This is a very tough subject for me. I have two older brothers. I haven’t spoken to either of them for years. I haven’t had a non-contentious conversation with them for longer than that. It’s sad. I’m not sure much in life is sadder than children who grew up in the same household, who shared years and years of common experiences growing up to be total strangers. It feels awful to know that there is someone else in this world who has the same ancestry, those same memories and yet you can’t communicate. For one reason or another, you can’t talk to them to even reminisce about times gone by, good or bad. They don’t see the world, the past, the present or the future, the same way you do. There is no common ground. After all, when the people that populate your childhood and growing years are all gone, only your siblings remain as someone who knew anything about those ever-so-important people.
What is worse is living like this, knowing there is a sibling for you out there and you are in this situation, watching other people who have “normal” relationships with their siblings in their life. They walk, talk, share and sometimes nurture one another and it’s hard not to wonder why it couldn’t be that way for you.

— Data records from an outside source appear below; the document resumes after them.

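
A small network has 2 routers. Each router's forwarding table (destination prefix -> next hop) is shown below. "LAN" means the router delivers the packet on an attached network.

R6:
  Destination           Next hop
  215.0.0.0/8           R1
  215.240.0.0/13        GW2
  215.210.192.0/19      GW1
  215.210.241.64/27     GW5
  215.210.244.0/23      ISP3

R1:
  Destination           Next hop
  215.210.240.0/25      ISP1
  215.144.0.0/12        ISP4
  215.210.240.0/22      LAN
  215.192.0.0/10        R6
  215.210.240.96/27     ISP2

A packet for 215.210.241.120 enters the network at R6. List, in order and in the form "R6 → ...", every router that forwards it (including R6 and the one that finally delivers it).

R6 → R1

At R6: longest match for 215.210.241.120 is 215.0.0.0/8 -> R1
At R1: longest match for 215.210.241.120 is 215.210.240.0/22 -> LAN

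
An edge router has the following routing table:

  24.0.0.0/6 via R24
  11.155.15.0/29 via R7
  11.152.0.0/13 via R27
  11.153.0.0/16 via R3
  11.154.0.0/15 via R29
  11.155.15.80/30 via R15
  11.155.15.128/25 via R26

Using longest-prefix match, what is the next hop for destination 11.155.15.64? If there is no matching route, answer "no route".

Routes whose prefix contains 11.155.15.64:
  11.152.0.0/13 (11.152.0.0 - 11.159.255.255) -> R27
  11.154.0.0/15 (11.154.0.0 - 11.155.255.255) -> R29
More-specific entries that do NOT match:
  11.155.15.80/30 (11.155.15.80 - 11.155.15.83) does not contain 11.155.15.64
  11.155.15.0/29 (11.155.15.0 - 11.155.15.7) does not contain 11.155.15.64
  11.155.15.128/25 (11.155.15.128 - 11.155.15.255) does not contain 11.155.15.64
  11.153.0.0/16 (11.153.0.0 - 11.153.255.255) does not contain 11.155.15.64
Longest matching prefix is /15 -> next hop R29.

R29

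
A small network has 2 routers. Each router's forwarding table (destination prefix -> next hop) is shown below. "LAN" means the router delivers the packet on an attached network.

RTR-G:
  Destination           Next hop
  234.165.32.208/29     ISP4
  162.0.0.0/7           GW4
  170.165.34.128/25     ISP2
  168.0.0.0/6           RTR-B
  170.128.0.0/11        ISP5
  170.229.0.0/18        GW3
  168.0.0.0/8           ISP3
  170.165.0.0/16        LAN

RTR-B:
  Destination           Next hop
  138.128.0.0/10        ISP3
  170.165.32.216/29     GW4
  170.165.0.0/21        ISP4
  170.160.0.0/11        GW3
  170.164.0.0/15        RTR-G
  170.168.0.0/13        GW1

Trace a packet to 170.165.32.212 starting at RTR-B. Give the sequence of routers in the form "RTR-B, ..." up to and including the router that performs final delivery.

At RTR-B: longest match for 170.165.32.212 is 170.164.0.0/15 -> RTR-G
At RTR-G: longest match for 170.165.32.212 is 170.165.0.0/16 -> LAN

RTR-B, RTR-G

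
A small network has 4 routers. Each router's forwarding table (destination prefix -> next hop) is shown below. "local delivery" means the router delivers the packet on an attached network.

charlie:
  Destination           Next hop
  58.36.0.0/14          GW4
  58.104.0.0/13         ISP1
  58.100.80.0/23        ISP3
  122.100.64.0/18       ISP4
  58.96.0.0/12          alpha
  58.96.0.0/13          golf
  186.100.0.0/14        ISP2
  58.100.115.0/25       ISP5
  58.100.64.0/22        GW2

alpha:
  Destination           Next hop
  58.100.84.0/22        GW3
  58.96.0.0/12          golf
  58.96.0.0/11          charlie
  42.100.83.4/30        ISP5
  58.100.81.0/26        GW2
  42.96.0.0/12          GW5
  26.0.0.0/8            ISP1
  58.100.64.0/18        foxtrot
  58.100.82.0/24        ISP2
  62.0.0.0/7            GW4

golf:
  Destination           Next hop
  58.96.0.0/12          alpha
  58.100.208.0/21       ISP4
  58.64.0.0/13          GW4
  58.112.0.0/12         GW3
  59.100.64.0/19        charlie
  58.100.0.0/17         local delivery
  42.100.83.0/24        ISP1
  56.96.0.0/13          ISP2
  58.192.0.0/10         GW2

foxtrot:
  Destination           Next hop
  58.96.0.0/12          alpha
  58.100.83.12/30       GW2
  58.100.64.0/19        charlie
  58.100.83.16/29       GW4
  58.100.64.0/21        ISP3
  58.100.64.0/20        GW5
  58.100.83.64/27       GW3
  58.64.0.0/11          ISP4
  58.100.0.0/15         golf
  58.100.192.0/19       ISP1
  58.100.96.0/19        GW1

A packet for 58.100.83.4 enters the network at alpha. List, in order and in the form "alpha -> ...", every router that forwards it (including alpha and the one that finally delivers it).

alpha -> foxtrot -> charlie -> golf

At alpha: longest match for 58.100.83.4 is 58.100.64.0/18 -> foxtrot
At foxtrot: longest match for 58.100.83.4 is 58.100.64.0/19 -> charlie
At charlie: longest match for 58.100.83.4 is 58.96.0.0/13 -> golf
At golf: longest match for 58.100.83.4 is 58.100.0.0/17 -> local delivery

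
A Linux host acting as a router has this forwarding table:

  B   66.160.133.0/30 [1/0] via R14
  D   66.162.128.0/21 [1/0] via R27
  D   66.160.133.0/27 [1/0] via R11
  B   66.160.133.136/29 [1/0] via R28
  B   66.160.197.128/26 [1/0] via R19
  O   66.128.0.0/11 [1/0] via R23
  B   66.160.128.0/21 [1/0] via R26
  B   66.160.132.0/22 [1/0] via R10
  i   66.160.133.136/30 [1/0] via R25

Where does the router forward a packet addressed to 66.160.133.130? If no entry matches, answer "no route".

R10

Routes whose prefix contains 66.160.133.130:
  66.160.128.0/21 (66.160.128.0 - 66.160.135.255) -> R26
  66.160.132.0/22 (66.160.132.0 - 66.160.135.255) -> R10
More-specific entries that do NOT match:
  66.160.133.0/30 (66.160.133.0 - 66.160.133.3) does not contain 66.160.133.130
  66.160.133.136/30 (66.160.133.136 - 66.160.133.139) does not contain 66.160.133.130
  66.160.133.136/29 (66.160.133.136 - 66.160.133.143) does not contain 66.160.133.130
  66.160.133.0/27 (66.160.133.0 - 66.160.133.31) does not contain 66.160.133.130
  66.160.197.128/26 (66.160.197.128 - 66.160.197.191) does not contain 66.160.133.130
Longest matching prefix is /22 -> next hop R10.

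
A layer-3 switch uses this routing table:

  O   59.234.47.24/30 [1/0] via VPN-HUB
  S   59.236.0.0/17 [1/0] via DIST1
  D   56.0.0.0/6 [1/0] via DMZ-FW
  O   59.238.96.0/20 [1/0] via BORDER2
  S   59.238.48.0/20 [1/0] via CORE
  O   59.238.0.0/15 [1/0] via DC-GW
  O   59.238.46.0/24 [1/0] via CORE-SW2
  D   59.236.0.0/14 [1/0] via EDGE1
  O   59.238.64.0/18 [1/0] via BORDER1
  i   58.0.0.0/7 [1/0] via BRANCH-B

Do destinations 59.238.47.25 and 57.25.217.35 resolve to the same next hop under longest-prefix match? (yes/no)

no

59.238.47.25: longest match 59.238.0.0/15 -> DC-GW
57.25.217.35: longest match 56.0.0.0/6 -> DMZ-FW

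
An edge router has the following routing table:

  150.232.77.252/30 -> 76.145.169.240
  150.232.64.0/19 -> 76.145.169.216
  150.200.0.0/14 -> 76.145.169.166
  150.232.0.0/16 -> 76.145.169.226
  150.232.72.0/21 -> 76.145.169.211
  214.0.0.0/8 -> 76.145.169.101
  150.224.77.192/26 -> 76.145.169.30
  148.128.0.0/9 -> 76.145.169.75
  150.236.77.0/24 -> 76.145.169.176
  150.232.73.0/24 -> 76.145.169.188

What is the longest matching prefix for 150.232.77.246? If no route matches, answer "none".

Entries matching 150.232.77.246:
  150.232.0.0/16 (150.232.0.0 - 150.232.255.255)
  150.232.64.0/19 (150.232.64.0 - 150.232.95.255)
  150.232.72.0/21 (150.232.72.0 - 150.232.79.255)
Most specific is 150.232.72.0/21.

150.232.72.0/21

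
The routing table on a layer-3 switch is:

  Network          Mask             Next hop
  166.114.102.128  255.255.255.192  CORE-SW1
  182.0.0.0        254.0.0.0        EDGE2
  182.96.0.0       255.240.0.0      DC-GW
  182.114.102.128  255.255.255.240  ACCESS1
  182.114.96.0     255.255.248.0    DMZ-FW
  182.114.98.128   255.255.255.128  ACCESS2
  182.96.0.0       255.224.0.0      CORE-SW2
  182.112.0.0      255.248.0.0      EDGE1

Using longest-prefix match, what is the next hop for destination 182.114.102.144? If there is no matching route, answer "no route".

DMZ-FW

Routes whose prefix contains 182.114.102.144:
  182.0.0.0/7 (182.0.0.0 - 183.255.255.255) -> EDGE2
  182.96.0.0/11 (182.96.0.0 - 182.127.255.255) -> CORE-SW2
  182.112.0.0/13 (182.112.0.0 - 182.119.255.255) -> EDGE1
  182.114.96.0/21 (182.114.96.0 - 182.114.103.255) -> DMZ-FW
More-specific entries that do NOT match:
  182.114.102.128/28 (182.114.102.128 - 182.114.102.143) does not contain 182.114.102.144
  166.114.102.128/26 (166.114.102.128 - 166.114.102.191) does not contain 182.114.102.144
  182.114.98.128/25 (182.114.98.128 - 182.114.98.255) does not contain 182.114.102.144
Longest matching prefix is /21 -> next hop DMZ-FW.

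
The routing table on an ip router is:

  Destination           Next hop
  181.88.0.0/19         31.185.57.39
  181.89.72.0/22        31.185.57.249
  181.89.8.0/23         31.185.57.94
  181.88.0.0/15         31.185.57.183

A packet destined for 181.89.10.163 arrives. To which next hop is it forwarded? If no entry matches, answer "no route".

31.185.57.183

Routes whose prefix contains 181.89.10.163:
  181.88.0.0/15 (181.88.0.0 - 181.89.255.255) -> 31.185.57.183
More-specific entries that do NOT match:
  181.89.8.0/23 (181.89.8.0 - 181.89.9.255) does not contain 181.89.10.163
  181.89.72.0/22 (181.89.72.0 - 181.89.75.255) does not contain 181.89.10.163
  181.88.0.0/19 (181.88.0.0 - 181.88.31.255) does not contain 181.89.10.163
Longest matching prefix is /15 -> next hop 31.185.57.183.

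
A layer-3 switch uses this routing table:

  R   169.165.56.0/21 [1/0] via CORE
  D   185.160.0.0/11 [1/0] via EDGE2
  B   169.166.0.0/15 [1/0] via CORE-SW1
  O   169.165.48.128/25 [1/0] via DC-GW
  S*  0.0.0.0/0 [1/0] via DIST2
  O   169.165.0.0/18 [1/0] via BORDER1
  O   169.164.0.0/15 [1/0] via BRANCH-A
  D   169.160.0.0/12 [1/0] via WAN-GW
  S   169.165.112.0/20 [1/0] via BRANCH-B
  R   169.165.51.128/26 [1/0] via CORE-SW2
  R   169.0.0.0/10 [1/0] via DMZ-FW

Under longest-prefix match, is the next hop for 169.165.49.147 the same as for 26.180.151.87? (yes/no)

no

169.165.49.147: longest match 169.165.0.0/18 -> BORDER1
26.180.151.87: longest match 0.0.0.0/0 -> DIST2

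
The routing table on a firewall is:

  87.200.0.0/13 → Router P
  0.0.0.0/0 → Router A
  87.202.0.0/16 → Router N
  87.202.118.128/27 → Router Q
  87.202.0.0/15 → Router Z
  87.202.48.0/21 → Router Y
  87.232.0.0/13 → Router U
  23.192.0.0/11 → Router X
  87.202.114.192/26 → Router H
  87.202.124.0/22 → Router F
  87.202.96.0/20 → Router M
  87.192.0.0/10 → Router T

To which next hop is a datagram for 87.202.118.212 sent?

Routes whose prefix contains 87.202.118.212:
  0.0.0.0/0 (default, matches everything) -> Router A
  87.192.0.0/10 (87.192.0.0 - 87.255.255.255) -> Router T
  87.200.0.0/13 (87.200.0.0 - 87.207.255.255) -> Router P
  87.202.0.0/15 (87.202.0.0 - 87.203.255.255) -> Router Z
  87.202.0.0/16 (87.202.0.0 - 87.202.255.255) -> Router N
More-specific entries that do NOT match:
  87.202.118.128/27 (87.202.118.128 - 87.202.118.159) does not contain 87.202.118.212
  87.202.114.192/26 (87.202.114.192 - 87.202.114.255) does not contain 87.202.118.212
  87.202.124.0/22 (87.202.124.0 - 87.202.127.255) does not contain 87.202.118.212
  87.202.48.0/21 (87.202.48.0 - 87.202.55.255) does not contain 87.202.118.212
  87.202.96.0/20 (87.202.96.0 - 87.202.111.255) does not contain 87.202.118.212
Longest matching prefix is /16 -> next hop Router N.

Router N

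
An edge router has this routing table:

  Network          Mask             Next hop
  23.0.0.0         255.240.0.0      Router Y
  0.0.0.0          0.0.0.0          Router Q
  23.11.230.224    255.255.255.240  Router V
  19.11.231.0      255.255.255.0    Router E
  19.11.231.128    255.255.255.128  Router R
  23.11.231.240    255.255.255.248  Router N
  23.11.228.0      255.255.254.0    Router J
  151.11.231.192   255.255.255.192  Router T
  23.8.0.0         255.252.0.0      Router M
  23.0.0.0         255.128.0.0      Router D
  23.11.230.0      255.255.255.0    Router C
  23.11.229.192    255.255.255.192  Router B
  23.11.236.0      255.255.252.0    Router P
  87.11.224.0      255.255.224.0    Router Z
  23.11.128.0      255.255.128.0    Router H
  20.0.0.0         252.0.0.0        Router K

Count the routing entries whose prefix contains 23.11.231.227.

6

Prefixes containing 23.11.231.227:
  0.0.0.0/0 (default, matches everything)
  20.0.0.0/6 (20.0.0.0 - 23.255.255.255)
  23.0.0.0/9 (23.0.0.0 - 23.127.255.255)
  23.0.0.0/12 (23.0.0.0 - 23.15.255.255)
  23.8.0.0/14 (23.8.0.0 - 23.11.255.255)
  23.11.128.0/17 (23.11.128.0 - 23.11.255.255)
Total matching entries: 6.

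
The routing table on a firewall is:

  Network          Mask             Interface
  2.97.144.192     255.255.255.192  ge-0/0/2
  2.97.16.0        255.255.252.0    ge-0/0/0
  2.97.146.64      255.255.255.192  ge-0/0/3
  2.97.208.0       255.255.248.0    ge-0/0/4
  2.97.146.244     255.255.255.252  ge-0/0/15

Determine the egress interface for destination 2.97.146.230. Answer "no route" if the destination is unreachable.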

Jealousy is an ugly thing, but I can say I am jealous of people who get along with their siblings well enough to have them in their life, even if only to share a Christmas meal. It’s something I don’t have, and yet, I’ve chosen for it to be this way. Life is just easier without them. The contention that comes when we do attempt, let’s call it, connectivity, is more than I want to deal with in life. Sometimes you’re actually better off without someone in your life than you would be with them. It takes two to tango and I’m an unwilling partner in the dance now. I’ve been flung about trying to keep up with their machinations at dancing the dance too many times. I’m just not willing to get out on the floor anymore. The good memories still don’t outweigh the bad feelings. That may never happen.
This happens to people all the time and more often than not, it happens with siblings. When you think about it, maybe it’s a natural thing. Consider Cain and Able, fighting to see who got the better deal. Perhaps any siblings are just lucky if they don’t kill one another.